A escrita de qualquer diário escava as cicatrizes da memória, sempre volátil, sempre mutável. Se, como o próprio Hugo José Suárez afirma, "o vivido, cronologicamente narrado, implica um trabalho diário de filtragem - consciente, intencional, regular e rigoroso - [no qual] o 'apagamento' é inevitável" (2022: 281), também devemos nos perguntar: quais são os silêncios - seus silêncios - que Hugo José deixou escondidos em seus cadernos sobre Paris? Há uma Paris que foi silenciada e que não entrou nesse diário? Esperamos que Hugo José um dia preencha esses silêncios a partir de um novo diário e de onde quer que suas andanças o levem, com a "sociologia errante" sempre em uma mala provisória.

Bibliografia

Olivares, Juan Carlos (1995). El umbral roto. Escritos en antropología poética. Santiago: Fondo Matta, Museo Chileno de Arte Precolombino.

Suárez, Hugo José (2018). La Paz en el torbellino del progreso. Transformaciones urbanas en la era del cambio en Bolivia. México: Instituto de Investigaciones Sociales, unam.

— (2022). París a diario. México: Coordinación de Humanidades, unam.

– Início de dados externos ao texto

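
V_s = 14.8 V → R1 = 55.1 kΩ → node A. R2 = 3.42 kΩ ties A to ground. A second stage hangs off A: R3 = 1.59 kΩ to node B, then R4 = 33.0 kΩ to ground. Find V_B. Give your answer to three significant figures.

V_B ≈ 0.755 V

Node A sees R2 in parallel with the series input of stage 2, R3 + R4 = 34.59 kΩ.
R2 ‖ (R3+R4) = 3.112 kΩ.
V_A = 14.8 × 3.112/(55.1 + 3.112) = 0.7913 V.
V_B = V_A × 0.9540 = 0.7549 V.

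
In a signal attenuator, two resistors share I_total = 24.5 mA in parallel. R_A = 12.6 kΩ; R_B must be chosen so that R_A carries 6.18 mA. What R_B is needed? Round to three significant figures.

The fraction through R_A equals R_B/(R_A+R_B).
With f = 0.2522, R_B = R_A · f/(1−f) = 12.6 × 0.3373 = 4.250 kΩ.

R_B ≈ 4.25 kΩ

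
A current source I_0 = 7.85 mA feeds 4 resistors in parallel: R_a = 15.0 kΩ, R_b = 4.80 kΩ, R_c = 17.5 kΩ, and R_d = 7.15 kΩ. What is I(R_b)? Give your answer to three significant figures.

Total conductance ΣG = 1/15.0 + 1/4.80 + 1/17.5 + 1/7.15 = 0.4720 (units of 1/kΩ).
R_b takes the fraction G_k/ΣG = 0.2083/0.4720 = 0.4414, so I = 7.85 × 0.4414 = 3.465 mA.

I ≈ 3.46 mA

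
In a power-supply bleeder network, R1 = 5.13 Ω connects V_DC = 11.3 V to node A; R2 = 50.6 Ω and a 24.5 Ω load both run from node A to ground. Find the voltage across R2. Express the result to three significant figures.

R2 ‖ R_L = (50.6 × 24.5)/(50.6 + 24.5) = 16.51 Ω.
Then V_out = V_DC · R2'/(R1 + R2') = 11.3 × 16.51/21.64 = 8.621 V.
(Unloaded it would be 10.3 V; the load pulls it down.)

V_out ≈ 8.62 V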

Gilda Waldman É formado em Sociologia pela Universidade do Chile. Mestrado e doutorado em Sociologia, Faculdade de Ciências Políticas e Sociais, unam. Concluiu o mestrado em Literatura Comparada, Faculdade de Filosofia e Literatura, unam. Diploma em Criação Literária, unam. Professor titular "C" em nível de graduação e pós-graduação na Faculdade de Ciências Políticas e Sociais, unam. Membro do Sistema Nacional de Pesquisadores, nível ii. Prêmio Sor Juana Inés de la Cruz (unam, 2016). Ministrou cursos na Universidade Autônoma de Nuevo León (México), na Universidade Autônoma de Baja California (México), na Universidade Autônoma de Sinaloa (México), na Universidade de Sonora (México), na Universidade de Guadalajara (México) e na Pontifícia Universidade Católica do Chile. Foi coordenadora do Mestrado e Doutorado em Sociologia na Divisão de Estudos de Pós-Graduação (Faculdade de Ciências Políticas e Sociais), unam). Ela é autora do livro Melancolia e utopia. A reflexão da Escola de Frankfurt sobre a crise da cultura (1989) e co-coordenador de três livros coletivos: Memórias (in)cógnitas. Disputas na história (em colaboração com Maya Aguiluz, México, unam, 2007), Pensando na globalização, na democracia e na diversidade (em colaboração com Judit Bokser e Juan Felipe Pozo, unam, 2009) y Passaporte com carimbo. Cruzando os limites entre as ciências sociais e a literatura (em colaboração com Alberto Trejo, uam-Xochimilco, 2018).